Being a narcissistic boss means you’re only focused on you and you alone. And this leadership type does not do well with employees. 60% of employees report that their bosses are self-oriented or are narcissistic, which needless to say, greatly affect employee morale.

If you find yourself guilty of this practice, you should:

Remember that your people are your strength. The world does not revolve around you. Neither does your company. It is composed of multiple individuals working together to make success happen. You should always remember to respect others and understand that all of your people work to make your company reach its top potential.

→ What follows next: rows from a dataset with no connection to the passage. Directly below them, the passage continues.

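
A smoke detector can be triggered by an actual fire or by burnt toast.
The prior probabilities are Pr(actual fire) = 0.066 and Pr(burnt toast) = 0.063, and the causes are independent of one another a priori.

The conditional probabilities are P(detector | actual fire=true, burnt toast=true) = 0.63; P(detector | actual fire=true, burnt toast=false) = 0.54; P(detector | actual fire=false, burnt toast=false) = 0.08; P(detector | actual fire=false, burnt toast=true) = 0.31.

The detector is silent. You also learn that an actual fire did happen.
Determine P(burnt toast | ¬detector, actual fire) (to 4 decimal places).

P(burnt toast | ¬detector, actual fire) ≈ 0.0513

Numerator (weight on configurations with burnt toast): 0.37×0.063 = 0.023310
Denominator P(¬detector | actual fire): 0.46×0.937 + 0.37×0.063 = 0.454330
P(burnt toast | ¬detector, actual fire) = 0.023310/0.454330 ≈ 0.0513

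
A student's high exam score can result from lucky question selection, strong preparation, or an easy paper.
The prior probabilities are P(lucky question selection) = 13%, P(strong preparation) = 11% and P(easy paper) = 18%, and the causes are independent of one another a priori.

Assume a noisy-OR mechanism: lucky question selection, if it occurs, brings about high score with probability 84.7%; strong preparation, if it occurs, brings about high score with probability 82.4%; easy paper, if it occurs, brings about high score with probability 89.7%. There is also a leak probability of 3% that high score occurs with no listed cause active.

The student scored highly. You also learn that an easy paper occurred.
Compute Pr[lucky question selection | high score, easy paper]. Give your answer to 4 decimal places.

Pr[lucky question selection | high score, easy paper] ≈ 0.1395

Under noisy-OR, P(high score | causes) = 1 − (1−0.03)·∏(1−qᵢ) over the active causes.
P(high score | easy paper) = 0.90009*0.87*0.89 + 0.982416*0.87*0.11 + 0.984714*0.13*0.89 + 0.99731*0.13*0.11 = 0.696940 + 0.094017 + 0.113931 + 0.014262 = 0.919150
The lucky question selection-present share is 0.113931 + 0.014262 = 0.128193.
P(lucky question selection | high score, easy paper) = 0.128193 / 0.919150 ≈ 0.1395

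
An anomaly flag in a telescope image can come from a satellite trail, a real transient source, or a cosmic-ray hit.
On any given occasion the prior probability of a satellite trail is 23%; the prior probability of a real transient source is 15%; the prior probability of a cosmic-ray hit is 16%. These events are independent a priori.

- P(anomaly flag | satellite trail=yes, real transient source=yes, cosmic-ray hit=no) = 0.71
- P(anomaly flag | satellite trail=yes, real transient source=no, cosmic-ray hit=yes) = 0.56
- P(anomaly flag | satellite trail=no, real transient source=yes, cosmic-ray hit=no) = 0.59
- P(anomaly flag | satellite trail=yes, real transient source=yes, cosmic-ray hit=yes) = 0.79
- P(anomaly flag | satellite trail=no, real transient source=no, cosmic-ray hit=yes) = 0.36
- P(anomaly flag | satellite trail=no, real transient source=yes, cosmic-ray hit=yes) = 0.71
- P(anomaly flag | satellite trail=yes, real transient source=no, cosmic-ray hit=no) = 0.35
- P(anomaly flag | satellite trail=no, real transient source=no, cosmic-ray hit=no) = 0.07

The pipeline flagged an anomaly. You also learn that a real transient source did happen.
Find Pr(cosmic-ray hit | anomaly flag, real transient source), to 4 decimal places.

Enumerate the 4 (satellite trail, cosmic-ray hit) configurations and weight by the priors:
  P(anomaly flag | real transient source) = 0.59·0.77·0.84 + 0.71·0.77·0.16 + 0.71·0.23·0.84 + 0.79·0.23·0.16
        = 0.381612 + 0.087472 + 0.137172 + 0.029072 = 0.635328
Configurations with cosmic-ray hit contribute 0.116544, so
  P(cosmic-ray hit | anomaly flag, real transient source) = 0.116544 / 0.635328 ≈ 0.1834

Pr(cosmic-ray hit | anomaly flag, real transient source) ≈ 0.1834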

Learn to appreciate your employees. Understand that everyone on your team deserves to be appreciated for their contributions. Increase employee morale and productivity by recognizing their accomplishments. You’d be surprised how a “job well done” email or a pat on the back can help make employees feel great about working. Don’t be afraid to reward your team for big accomplishments too — treat them out to a nice dinner, or a fun weekend team get-together.

3. You’re unrealistic


Are you overly trusting of an employee, even though he or she has, historically, done you and the company wrong? Do you tend to only listen to the good news? Do you yell at your employees who present possible problems or issues that need to be addressed?

Though optimism can be a good trait for a leader, it needs to always be backed up by objectiveness. Yes, you want to be supportive of an employee — but historical data states that said employee doesn’t work well under pressure, and has a high chance of failing the task. An unrealistic boss will still push through with it, solely trusting his gut instinct. And reap the disaster afterward.

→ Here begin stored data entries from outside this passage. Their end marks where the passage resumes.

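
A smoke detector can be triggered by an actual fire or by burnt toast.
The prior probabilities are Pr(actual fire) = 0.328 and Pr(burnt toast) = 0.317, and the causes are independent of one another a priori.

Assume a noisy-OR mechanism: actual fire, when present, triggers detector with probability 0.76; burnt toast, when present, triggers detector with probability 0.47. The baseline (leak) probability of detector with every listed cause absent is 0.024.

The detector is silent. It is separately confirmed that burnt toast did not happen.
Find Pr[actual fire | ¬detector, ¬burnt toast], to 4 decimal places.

Under noisy-OR, P(detector | causes) = 1 − (1−0.024)·∏(1−qᵢ) over the active causes.
Enumerate both values of actual fire and weight by the priors:
  P(¬detector | ¬burnt toast) = 0.976·0.672 + 0.23424·0.328
        = 0.655872 + 0.076831 = 0.732703
Configurations with actual fire contribute 0.076831, so
  P(actual fire | ¬detector, ¬burnt toast) = 0.076831 / 0.732703 ≈ 0.1049

Pr[actual fire | ¬detector, ¬burnt toast] ≈ 0.1049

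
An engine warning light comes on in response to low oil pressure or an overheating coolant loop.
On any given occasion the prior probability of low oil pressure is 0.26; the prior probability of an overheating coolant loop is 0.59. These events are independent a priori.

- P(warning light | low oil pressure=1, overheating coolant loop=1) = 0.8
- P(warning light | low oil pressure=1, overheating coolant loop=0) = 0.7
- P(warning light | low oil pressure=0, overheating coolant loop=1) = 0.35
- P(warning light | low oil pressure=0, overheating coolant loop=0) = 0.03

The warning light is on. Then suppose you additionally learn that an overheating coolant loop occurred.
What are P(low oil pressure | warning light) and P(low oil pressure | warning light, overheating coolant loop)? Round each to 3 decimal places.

P(warning light) = 0.03*0.74*0.41 + 0.35*0.74*0.59 + 0.7*0.26*0.41 + 0.8*0.26*0.59 = 0.009102 + 0.152810 + 0.074620 + 0.122720 = 0.359252
Restricting to configurations with low oil pressure present: 0.074620 + 0.122720 = 0.197340.
So P(low oil pressure | warning light) = 0.197340/0.359252 ≈ 0.549.

Now condition on the additional information:
By total probability over both values of low oil pressure:
  P(warning light | overheating coolant loop) = 0.35*0.74 + 0.8*0.26
        = 0.259000 + 0.208000 = 0.467000
Keeping only the low oil pressure-present terms gives 0.208000, so
  P(low oil pressure | warning light, overheating coolant loop) = 0.208000 / 0.467000 ≈ 0.445

P(low oil pressure | warning light) ≈ 0.549; P(low oil pressure | warning light, overheating coolant loop) ≈ 0.445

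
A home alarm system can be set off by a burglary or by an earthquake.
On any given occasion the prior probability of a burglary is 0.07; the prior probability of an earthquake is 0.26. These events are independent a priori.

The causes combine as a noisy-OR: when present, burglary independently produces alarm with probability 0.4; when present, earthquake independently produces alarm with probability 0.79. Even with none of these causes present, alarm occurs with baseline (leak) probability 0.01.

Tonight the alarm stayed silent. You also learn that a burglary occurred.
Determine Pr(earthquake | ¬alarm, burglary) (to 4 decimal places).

Pr(earthquake | ¬alarm, burglary) ≈ 0.0687

Under noisy-OR, P(alarm | causes) = 1 − (1−0.01)·∏(1−qᵢ) over the active causes.
Weight on earthquake=true, given the evidence: 0.12474*0.26 = 0.032432
Denominator P(¬alarm | burglary): 0.594*0.74 + 0.12474*0.26 = 0.471992
Posterior = 0.032432 / 0.471992 ≈ 0.0687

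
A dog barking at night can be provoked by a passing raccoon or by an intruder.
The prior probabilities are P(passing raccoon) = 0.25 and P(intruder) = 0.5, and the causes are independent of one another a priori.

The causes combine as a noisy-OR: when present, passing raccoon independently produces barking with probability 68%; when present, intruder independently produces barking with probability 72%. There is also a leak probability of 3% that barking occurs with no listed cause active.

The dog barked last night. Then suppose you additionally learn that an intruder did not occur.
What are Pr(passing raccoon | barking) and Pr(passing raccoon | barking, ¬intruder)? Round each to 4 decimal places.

Under noisy-OR, P(barking | causes) = 1 − (1−0.03)·∏(1−qᵢ) over the active causes.
For the numerator, keep only passing raccoon=true terms: 0.086200 + 0.114136 = 0.200336
Denominator P(barking): 0.03*0.75*0.5 + 0.7284*0.75*0.5 + 0.6896*0.25*0.5 + 0.913088*0.25*0.5 = 0.484736
Posterior = 0.200336 / 0.484736 ≈ 0.4133

Now also conditioning on intruder≠true:
P(barking | ¬intruder) = 0.03×0.75 + 0.6896×0.25 = 0.022500 + 0.172400 = 0.194900
The passing raccoon-present share is 0.6896×0.25 = 0.172400.
P(passing raccoon | barking, ¬intruder) = 0.172400 / 0.194900 ≈ 0.8846

Pr(passing raccoon | barking) ≈ 0.4133; Pr(passing raccoon | barking, ¬intruder) ≈ 0.8846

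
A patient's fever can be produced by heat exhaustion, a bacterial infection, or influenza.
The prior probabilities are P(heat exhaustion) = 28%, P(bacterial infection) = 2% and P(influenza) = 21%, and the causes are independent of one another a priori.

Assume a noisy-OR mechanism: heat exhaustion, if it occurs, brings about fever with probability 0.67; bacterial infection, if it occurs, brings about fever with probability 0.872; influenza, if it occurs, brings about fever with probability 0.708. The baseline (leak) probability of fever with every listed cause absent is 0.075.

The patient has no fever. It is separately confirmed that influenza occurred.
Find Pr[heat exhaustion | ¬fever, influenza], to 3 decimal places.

Pr[heat exhaustion | ¬fever, influenza] ≈ 0.114

Under noisy-OR, P(fever | causes) = 1 − (1−0.075)·∏(1−qᵢ) over the active causes.
Numerator (weight on configurations with heat exhaustion): 0.024458 + 0.000064 = 0.024522
The normalizing constant is 0.2701×0.72×0.98 + 0.034573×0.72×0.02 + 0.089133×0.28×0.98 + 0.011409×0.28×0.02 = 0.215603
Posterior = 0.024522 / 0.215603 ≈ 0.114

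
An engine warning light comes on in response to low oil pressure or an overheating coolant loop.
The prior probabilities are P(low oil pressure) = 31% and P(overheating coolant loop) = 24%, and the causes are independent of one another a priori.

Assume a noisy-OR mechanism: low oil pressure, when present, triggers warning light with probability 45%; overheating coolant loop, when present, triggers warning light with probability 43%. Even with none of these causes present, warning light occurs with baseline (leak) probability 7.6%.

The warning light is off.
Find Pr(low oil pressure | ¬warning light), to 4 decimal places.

Pr(low oil pressure | ¬warning light) ≈ 0.1981

Under noisy-OR, P(warning light | causes) = 1 − (1−0.076)·∏(1−qᵢ) over the active causes.
P(¬warning light) = 0.924·0.69·0.76 + 0.52668·0.69·0.24 + 0.5082·0.31·0.76 + 0.289674·0.31·0.24 = 0.484546 + 0.087218 + 0.119732 + 0.021552 = 0.713048
The low oil pressure-present share is 0.119732 + 0.021552 = 0.141284.
So P(low oil pressure | ¬warning light) = 0.141284/0.713048 ≈ 0.1981.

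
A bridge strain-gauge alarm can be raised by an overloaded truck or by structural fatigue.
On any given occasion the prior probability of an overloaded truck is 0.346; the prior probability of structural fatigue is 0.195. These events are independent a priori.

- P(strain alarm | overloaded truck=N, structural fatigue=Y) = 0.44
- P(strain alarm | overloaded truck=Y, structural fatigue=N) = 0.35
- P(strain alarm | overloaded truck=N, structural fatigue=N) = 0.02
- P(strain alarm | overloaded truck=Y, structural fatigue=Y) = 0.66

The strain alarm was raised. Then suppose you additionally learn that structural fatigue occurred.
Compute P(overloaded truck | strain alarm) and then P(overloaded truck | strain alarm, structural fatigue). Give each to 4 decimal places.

P(overloaded truck | strain alarm) ≈ 0.6806; P(overloaded truck | strain alarm, structural fatigue) ≈ 0.4425

Weight on overloaded truck=true, given the evidence: 0.097485 + 0.044530 = 0.142015
The normalizing constant is 0.02·0.654·0.805 + 0.44·0.654·0.195 + 0.35·0.346·0.805 + 0.66·0.346·0.195 = 0.208657
Posterior = 0.142015 / 0.208657 ≈ 0.6806

With the extra evidence:
P(strain alarm | structural fatigue) = 0.44×0.654 + 0.66×0.346 = 0.287760 + 0.228360 = 0.516120
Restricting to configurations with overloaded truck present: 0.66×0.346 = 0.228360.
P(overloaded truck | strain alarm, structural fatigue) = 0.228360 / 0.516120 ≈ 0.4425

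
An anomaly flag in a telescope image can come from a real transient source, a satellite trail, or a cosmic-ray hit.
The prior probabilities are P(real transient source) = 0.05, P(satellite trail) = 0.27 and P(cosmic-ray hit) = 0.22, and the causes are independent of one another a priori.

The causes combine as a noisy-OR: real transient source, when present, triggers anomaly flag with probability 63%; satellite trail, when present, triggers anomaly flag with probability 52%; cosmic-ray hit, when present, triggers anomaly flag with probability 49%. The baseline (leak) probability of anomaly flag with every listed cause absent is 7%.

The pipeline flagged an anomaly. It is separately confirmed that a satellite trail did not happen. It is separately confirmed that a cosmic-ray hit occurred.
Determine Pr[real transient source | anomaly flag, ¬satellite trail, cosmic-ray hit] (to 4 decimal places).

Under noisy-OR, P(anomaly flag | causes) = 1 − (1−0.07)·∏(1−qᵢ) over the active causes.
Numerator (weight on configurations with real transient source): 0.824509·0.05 = 0.041225
Denominator P(anomaly flag | ¬satellite trail, cosmic-ray hit): 0.5257·0.95 + 0.824509·0.05 = 0.540640
P(real transient source | anomaly flag, ¬satellite trail, cosmic-ray hit) = 0.041225/0.540640 ≈ 0.0763

Pr[real transient source | anomaly flag, ¬satellite trail, cosmic-ray hit] ≈ 0.0763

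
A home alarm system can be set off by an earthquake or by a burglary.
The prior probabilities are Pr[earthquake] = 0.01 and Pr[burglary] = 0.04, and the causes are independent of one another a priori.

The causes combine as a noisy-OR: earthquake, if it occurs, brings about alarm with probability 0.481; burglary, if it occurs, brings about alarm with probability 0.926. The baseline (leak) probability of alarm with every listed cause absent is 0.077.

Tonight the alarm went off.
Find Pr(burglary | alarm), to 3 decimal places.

Pr(burglary | alarm) ≈ 0.323

Under noisy-OR, P(alarm | causes) = 1 − (1−0.077)·∏(1−qᵢ) over the active causes.
For the numerator, keep only burglary=true terms: 0.036895 + 0.000386 = 0.037281
The normalizing constant is 0.077·0.99·0.96 + 0.931698·0.99·0.04 + 0.520963·0.01·0.96 + 0.964551·0.01·0.04 = 0.115463
P(burglary | alarm) = 0.037281/0.115463 ≈ 0.323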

If you find yourself guilty of this practice, you should:

Change your perspective. Of course, no one really wants to hear bad news. However, if you change your perspective about things, you’ll learn to attack an issue or a concern head on. Think about it this way: the earlier you find out about problems that need your attention, the earlier you can think of solutions. Also, encourage employees to be forthcoming with their ideas and concerns. It’s better to be proactive than reactive.

4. You’re completely inaccessible


Do you only go to the office once or twice a week and stay for a couple of hours? Are you incessantly unavailable for one-on-one or even group meetings? Do you travel nine months out of the year, and are busy meeting with high execs during the remaining three?

Yes, a control-freak of a boss is bad, but a boss who’s never around is also not great for employees.

If you find yourself guilty of this practice, you should:

Be transparent about your preferred means of communication. Whether you prefer short face-to-face meetings or prefer to read about an issue or a concern first before calling a team meeting, let your employees know how to best reach you and communicate with you. You won’t be able to provide useful direction or advice if employees don’t have a clue on how to best reach you. Make sure that your executive assistant understands how important it is for employees to reach you.

Take the time to communicate with employees. It doesn’t have to be always about work. Make employees feel that they can approach you. Ask them questions. Show your support for their projects. Give feedback. Make sure that your office door isn’t always shut closed (and locked!) so that employees can feel that they can go in and talk to you.